Ho girato S-21 perché ne ero convinto, ma anche perché pensavo che fosse necessario. Filmare significa essere con gli altri, anima e corpo. Devo la mia vita a coloro che sono morti, ho un debito nei loro confronti. Rithy Panh
Rithy Panh è un sopravvissuto, un uomo che ha visto la propria famiglia sterminata nei campi di lavoro del regime cambogiano. Emigrato in Francia ha potuto studiare, specializzarsi in cinema e audiovisivi e trovare uno strumento per raccontare la storia del proprio paese natio. Una storia oscena, turpe, quella della rivoluzione dei Khmer Rossi e di Pol Pot che conta circa due milioni di morti in quattro anni di violenza e terrore.
In "S21 - La macchina di morte dei Khmer Rossi", Panh ripercorre gli eventi legati all'Ufficio di Sicurezza 21, una delle sedi del regime nella quale venivano imprigionati, torturati e condannati a morte tutti i cittadini considerati nemici della rivoluzione. E lo fa nella maniera più agghiacciante: rimettendo in scena i soprusi, le vessazioni, l'orrore, chiamando in causa gli stessi carnefici di trenta anni prima. All'inizio del film, però, mostra un sopravvissuto come lui, un uomo che per casualità riuscì a non farsi ammazzare. Un uomo che a tanti anni di distanza cerca ancora una sorta di giustizia, indagando sul passato.
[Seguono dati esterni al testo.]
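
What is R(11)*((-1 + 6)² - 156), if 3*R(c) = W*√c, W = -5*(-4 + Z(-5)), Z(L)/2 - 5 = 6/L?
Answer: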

In una delle prime scene lo spettatore è portato a domandarsi quale sia il limite del pudore: fino a che punto un documentarista si può spingere, cercare con la macchina da presa gli occhi grondanti di lacrime, pieni di dolore?
Eppure è una domanda che svanisce lentamente, man mano che il film avanza, perché l'oggetto del documentario più che la ricerca di una risposta al dolore della vittima è la cosiddetta "Banalità del male". Vengono obbligatoriamente in mente le parole di Hanna Arendt: "Il guaio del caso Eichmann era che uomini come lui ce n'erano tanti e che questi tanti non erano né perversi né sadici, bensì erano, e sono tuttora, terribilmente normali". Ad anni di distanza, lasciano sgomenti la freddezza e la compostezza con cui gli aguzzini raccontano delle torture, degli stupri e dei soprusi. Ci sono alcuni momenti, specie nell'introduzione, nei quali si scorge da parte di un assassino una specie di rimorso ma mai un vero pentimento, mai la percezione di aver commesso un errore. "Perché chiedere perdono se nessuno ha sbagliato?", ripete Nath, il sopravvissuto, segnando il fulcro dell'intero documentario. Nessuno ha sbagliato, portando avanti il genocidio si eseguivano esclusivamente gli ordini. Ogni azione fu trascritta, i registri compilati, tutti i detenuti fotografati e catalogati e tutto è ancora leggibile nei testi della burocrazia. Che rimangono lì, silenziosi per chi non vuole ascoltare.
Nella messa in scena il regista fa una scelta semplice, ma di una potenza struggente e che porta a riflettere oltre l'immagine. Prende le guardie e fa loro ripetere gli stessi gesti, le stesse manovre (aprire i cancelli, portare una ciotola di riso o un pitale, chiudere in catene o coprire gli occhi di una vittima) compiute migliaia di volte negli stessi luoghi di allora. Una sorta di "memoria del corpo" che ancora oggi è così vivida. Gesti di violenza che assumono un tono ancor più terribile se ripetuti in quelle stanze, quei corridoi ormai vuoti. Tragicamente vuoti. Gli assassini interpretano i loro stessi del passato e diventano protagonisti assoluti della scena, le vittime non ci sono più. Sono ormai "diventate polvere spazzata via dal vento".
Rithy Panh filma una sorta di teatro asciutto e crudele, dove la verità storica emerge con una forza sconvolgente tanto più perché viene evitato qualunque tipo di commento o di enfasi retorica. "S21 La macchina di morte dei Khmer Rossi" è un'opera che va recuperata per poter meglio comprendere gli orrori dell'essere umano e per imparare una magistrale lezione di cinema documentario.